Der 1966 in Zell am See geborene Viktor Mayer-Schönberger gründete noch während des Studiums der Rechtswissenschaften an der Universität Wien das Unternehmen Ikarus, das sich mit Antivirus-Programmen und Datensicherheit bis heute beschäftigt. Mit Ikarus hat er seinen ersten beruflichen Höhenflug erlebt. Seine Karriere entwickelte sich aber weg von der Praxis in die in Richtung Wissenschaft.
1991 promovierte er an der Universität Salzburg. Sechs Jahre nach Gründung von Ikarus verkaufte Mayer-Schönberger im Jahr 1992 sein Unternehmen. Zwei Jahre lang arbeitete er in der Steuerberatungskanzlei seines Vaters.

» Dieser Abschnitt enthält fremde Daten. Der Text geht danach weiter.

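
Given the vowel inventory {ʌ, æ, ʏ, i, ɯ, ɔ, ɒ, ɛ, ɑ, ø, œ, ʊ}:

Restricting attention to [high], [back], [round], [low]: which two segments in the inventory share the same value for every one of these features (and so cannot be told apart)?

On the given features, /œ/ and /ø/ have an identical profile: [-high], [-back], [+round], [-low]. No other two segments in the inventory coincide on all 4 features. (They do differ in [tense], which is not among the given features.)

œ, ø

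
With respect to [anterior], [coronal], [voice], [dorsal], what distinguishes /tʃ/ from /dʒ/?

/tʃ/ (voiceless postalveolar affricate) and /dʒ/ (voiced postalveolar affricate) agree on [-anterior], [+coronal], [-dorsal]. They differ on [voice] (/tʃ/ [-], /dʒ/ [+]).

[voice]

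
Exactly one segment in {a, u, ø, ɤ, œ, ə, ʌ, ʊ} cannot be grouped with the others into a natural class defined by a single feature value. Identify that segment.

a

The remaining segments after removing /a/ share [-low]; /a/ (low unrounded vowel) is [+low]. For every other candidate removal, the leftover set fails to share any single feature value that the removed segment lacks.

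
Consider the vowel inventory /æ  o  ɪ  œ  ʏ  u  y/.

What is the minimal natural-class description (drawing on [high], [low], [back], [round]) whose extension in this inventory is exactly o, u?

[+back]

/o, u/ are exactly the [+back] segments in the inventory, so a single feature suffices.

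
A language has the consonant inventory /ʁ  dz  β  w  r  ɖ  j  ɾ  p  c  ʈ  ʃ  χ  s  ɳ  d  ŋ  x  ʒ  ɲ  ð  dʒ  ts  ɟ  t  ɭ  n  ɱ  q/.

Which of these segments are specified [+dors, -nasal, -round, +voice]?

The [+dorsal] segments are /ʁ, w, j, c, χ, ŋ, x, ɲ, ɟ, q/.
Among these, [-nasal] gives /ʁ, w, j, c, χ, x, ɟ, q/.
Intersecting with [-round] gives /ʁ, j, c, χ, x, ɟ, q/.
Within that set, [+voice] leaves /ʁ, j, ɟ/.

ʁ, j, ɟ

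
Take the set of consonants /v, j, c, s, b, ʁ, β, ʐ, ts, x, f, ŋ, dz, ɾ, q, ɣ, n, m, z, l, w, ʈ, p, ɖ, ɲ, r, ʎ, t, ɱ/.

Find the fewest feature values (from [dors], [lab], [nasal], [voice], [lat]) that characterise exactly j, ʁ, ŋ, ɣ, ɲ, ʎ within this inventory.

The class [+voice], [−labial], [+dorsal] has exactly /j, ʁ, ŋ, ɣ, ɲ, ʎ/ as its extension in this inventory. No smaller conjunction from the listed features achieves this: [−labial, +dorsal] alone would also admit /c, x, q/; [+voice, +dorsal] alone would also admit /w/; [+voice, −labial] alone would also admit /ʐ, dz, ɾ, n, …/; and checking the remaining two-feature bundles turns up none with this extension.

[+voice, −lab, +dors]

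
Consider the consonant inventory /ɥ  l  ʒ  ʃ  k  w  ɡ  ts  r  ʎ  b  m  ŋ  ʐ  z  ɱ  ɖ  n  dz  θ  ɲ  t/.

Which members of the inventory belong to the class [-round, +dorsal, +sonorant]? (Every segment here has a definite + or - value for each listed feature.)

ʎ, ŋ, ɲ

Eliminate segments failing any feature: /ɥ, w/ are [+round]; /l, ʒ, ʃ, ts, r, b, m, ʐ, z, ɱ, ɖ, n, dz, θ, t/ are [-dorsal]; /k, ɡ/ are [-sonorant]. The remaining /ʎ, ŋ, ɲ/ satisfy [-round], [+dorsal], [+sonorant].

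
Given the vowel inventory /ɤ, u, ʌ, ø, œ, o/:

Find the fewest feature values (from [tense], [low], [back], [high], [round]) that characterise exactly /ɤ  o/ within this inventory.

[−high, +back, +tense]

Every target segment is [−high], [+back], [+tense]; each remaining inventory member fails at least one of these. Each conjunct is needed — [+back, +tense] alone would also admit /u/; [−high, +tense] alone would also admit /ø/; [−high, +back] alone would also admit /ʌ/ — and no other combination of two listed features has exactly this extension, so three is the minimum.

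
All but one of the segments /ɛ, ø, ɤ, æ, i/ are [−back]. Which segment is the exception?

ɤ

/ɤ/ is the mid back unrounded tense vowel, which is [+back]; the rest — /ɛ, æ, i, ø/ — are [−back].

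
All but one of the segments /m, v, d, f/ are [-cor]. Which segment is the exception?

d

/m, f, v/ are all [-coronal]; /d/ (voiced alveolar stop) is [+coronal].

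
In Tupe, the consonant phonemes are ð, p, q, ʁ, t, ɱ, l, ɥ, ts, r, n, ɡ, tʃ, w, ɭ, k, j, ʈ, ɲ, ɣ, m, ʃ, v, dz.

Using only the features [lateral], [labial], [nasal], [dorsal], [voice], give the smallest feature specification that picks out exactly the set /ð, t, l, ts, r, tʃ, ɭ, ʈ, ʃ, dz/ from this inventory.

The class [-nasal], [-labial], [-dorsal] has exactly /ð, t, l, ts, r, tʃ, ɭ, ʈ, ʃ, dz/ as its extension in this inventory. No smaller conjunction from the listed features achieves this: [-labial, -dorsal] alone would also admit /n/; [-nasal, -dorsal] alone would also admit /p, v/; [-nasal, -labial] alone would also admit /q, ʁ, ɡ, k, …/; and checking the remaining two-feature bundles turns up none with this extension.

[-nasal, -labial, -dorsal]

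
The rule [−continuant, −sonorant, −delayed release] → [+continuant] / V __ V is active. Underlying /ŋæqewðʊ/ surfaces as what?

/q/ satisfies [−continuant, −sonorant, −delayed release] and sits in V __ V. The [+continuant] counterpart of the voiceless uvular stop is /χ/. Other segments in /ŋæqewðʊ/ either fail the structural description or are not in the environment, so the surface form is [ŋæχewðʊ].

[ŋæχewðʊ]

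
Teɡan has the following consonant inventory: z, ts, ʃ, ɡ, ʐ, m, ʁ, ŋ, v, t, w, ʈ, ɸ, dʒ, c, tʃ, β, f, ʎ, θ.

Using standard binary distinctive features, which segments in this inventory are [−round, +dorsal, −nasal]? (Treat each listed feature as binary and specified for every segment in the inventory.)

ɡ, ʁ, c, ʎ

Checking each segment against [−round], [+dorsal], [−nasal]: /ɡ/ (voiced velar stop), /ʁ/ (voiced uvular fricative), /c/ (voiceless palatal stop), /ʎ/ (palatal lateral approximant) satisfy every feature; every other segment in the inventory fails at least one.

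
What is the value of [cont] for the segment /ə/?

/ə/ is the mid central vowel (schwa). The feature [continuant] marks segments produced without complete oral closure; /ə/ has this property, so it is [+continuant].

[+continuant]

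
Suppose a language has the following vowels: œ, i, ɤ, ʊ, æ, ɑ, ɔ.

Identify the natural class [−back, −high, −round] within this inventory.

æ

Eliminate segments failing any feature: /œ/ is [+round]; /i/ is [+high]; /ɤ, ʊ, ɑ, ɔ/ are [+back]. The remaining /æ/ satisfy [−back], [−high], [−round].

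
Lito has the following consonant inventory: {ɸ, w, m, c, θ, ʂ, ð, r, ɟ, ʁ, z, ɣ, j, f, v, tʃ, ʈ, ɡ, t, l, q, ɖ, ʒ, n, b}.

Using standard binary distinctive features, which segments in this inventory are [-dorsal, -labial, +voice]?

The [-dorsal] segments are /ɸ, m, θ, ʂ, ð, r, z, f, v, tʃ, ʈ, t, l, ɖ, ʒ, n, b/.
Within that set, [-labial] gives /θ, ʂ, ð, r, z, tʃ, ʈ, t, l, ɖ, ʒ, n/.
Within that set, [+voice] leaves /ð, r, z, l, ɖ, ʒ, n/.

ð, r, z, l, ɖ, ʒ, n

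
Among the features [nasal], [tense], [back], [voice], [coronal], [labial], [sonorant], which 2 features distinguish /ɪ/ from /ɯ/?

[back], [tense]

The two segments share [-nasal], [+voice], [-coronal], [-labial], [+sonorant]. The only features from the list on which they differ: /ɪ/ is [-back] while /ɯ/ is [+back]; /ɪ/ is [-tense] while /ɯ/ is [+tense].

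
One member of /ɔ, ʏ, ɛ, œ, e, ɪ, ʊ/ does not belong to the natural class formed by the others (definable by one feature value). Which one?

/ɔ, ʊ, ɛ, œ, ʏ, ɪ/ are all [−tense], but /e/ (mid front unrounded tense vowel) is [+tense]. No other single segment can be removed to leave a set sharing one feature value that the removed segment lacks, so /e/ is the odd one out.

e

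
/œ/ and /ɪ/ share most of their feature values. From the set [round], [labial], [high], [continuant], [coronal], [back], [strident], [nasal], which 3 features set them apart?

The two segments share [+continuant], [−coronal], [−back], [−strident], [−nasal]. The only features from the list on which they differ: /œ/ is [+labial] while /ɪ/ is [−labial]; /œ/ is [+round] while /ɪ/ is [−round]; /œ/ is [−high] while /ɪ/ is [+high].

[labial], [round], [high]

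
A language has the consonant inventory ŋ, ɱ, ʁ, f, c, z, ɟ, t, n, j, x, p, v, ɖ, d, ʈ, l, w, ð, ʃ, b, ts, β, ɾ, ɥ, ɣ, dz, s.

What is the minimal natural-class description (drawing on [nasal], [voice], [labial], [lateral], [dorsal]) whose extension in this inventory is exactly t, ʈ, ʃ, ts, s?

[-voice, -labial, -dorsal]

The class [-voice], [-labial], [-dorsal] has exactly /t, ʈ, ʃ, ts, s/ as its extension in this inventory. No smaller conjunction from the listed features achieves this: [-labial, -dorsal] alone would also admit /z, n, ɖ, d, …/; [-voice, -dorsal] alone would also admit /f, p/; [-voice, -labial] alone would also admit /c, x/; and checking the remaining two-feature bundles turns up none with this extension.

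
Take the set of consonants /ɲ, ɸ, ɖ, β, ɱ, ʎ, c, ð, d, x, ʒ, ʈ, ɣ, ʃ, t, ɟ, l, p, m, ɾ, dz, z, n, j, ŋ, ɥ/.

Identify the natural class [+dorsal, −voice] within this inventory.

c, x

Checking each segment against [+dorsal], [−voice]: /c/ (voiceless palatal stop), /x/ (voiceless velar fricative) satisfy every feature; every other segment in the inventory fails at least one.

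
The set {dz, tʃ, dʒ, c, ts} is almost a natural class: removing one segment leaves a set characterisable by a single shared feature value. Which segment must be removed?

[delayed release] (equivalently [strident], [dorsal]) groups all but one: /dz, dʒ, tʃ, ts/ share [+delayed release] while /c/ (voiceless palatal stop) alone is [−delayed release]. Removing any other segment would not leave a single-feature class that excludes it.

c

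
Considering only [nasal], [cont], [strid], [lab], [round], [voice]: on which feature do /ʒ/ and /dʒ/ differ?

/ʒ/ is the voiced postalveolar fricative and /dʒ/ is the voiced postalveolar affricate. Both are [-nasal], [+strident], [-labial], [-round], [+voice]. /ʒ/ is [+continuant] while /dʒ/ is [-continuant], so the distinguishing feature is [continuant].

[continuant]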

1994 ging der Jurist zurück an die Uni Salzburg. Die gesetzlichen Grundlagen des damals noch als "Informationsrecht" bezeichneten Teilbereich der juridischen Forschung sollten für Mayer-Schönberger der Schwerpunkt seiner Tätigkeit für die kommenden Jahre werden. 1996 wechselte er als Assistent an die Juridische Fakultät der Universität Wien. 1999 folgte der Ruf der John F. Kennedy School of Government in Harvard in Cambridge, Massachusetts in den USA, wo er über zehn Jahre eine Professur inne hatte. Mit der Habilitation im Jahr 2001 an der Universität Graz steuerte der damals 35-Jährige einen weiteren Höhepunkt seiner Wissenschaftlerkarriere an. Zwischenzeitlich war er auch Director of the Information Policy Research Center an der National University in Singapur.

Im Mai 2010 folgte der gebürtige Österreicher dem Ruf der renommierten Oxford University in Großbritannien als Professor für Internet Governance und Regulierung an der Oxford University.

Mayer-Schönberger ist Autor verschiedener Bücher. Seine Ideen zum Datenschutz - unter anderem auf das "Recht auf Vergessenwerden" - sind mittlerweile auch eingeflossen in die Gesetzgebung zum Datenschutz in der EU. Er ist unter anderem im Beraterstab der EU-Kommission, des Finanzministeriums in Österreich sowie auch Mitglied im Advisory Board von Unternehmen wie Microsoft oder dem World Economic Forum.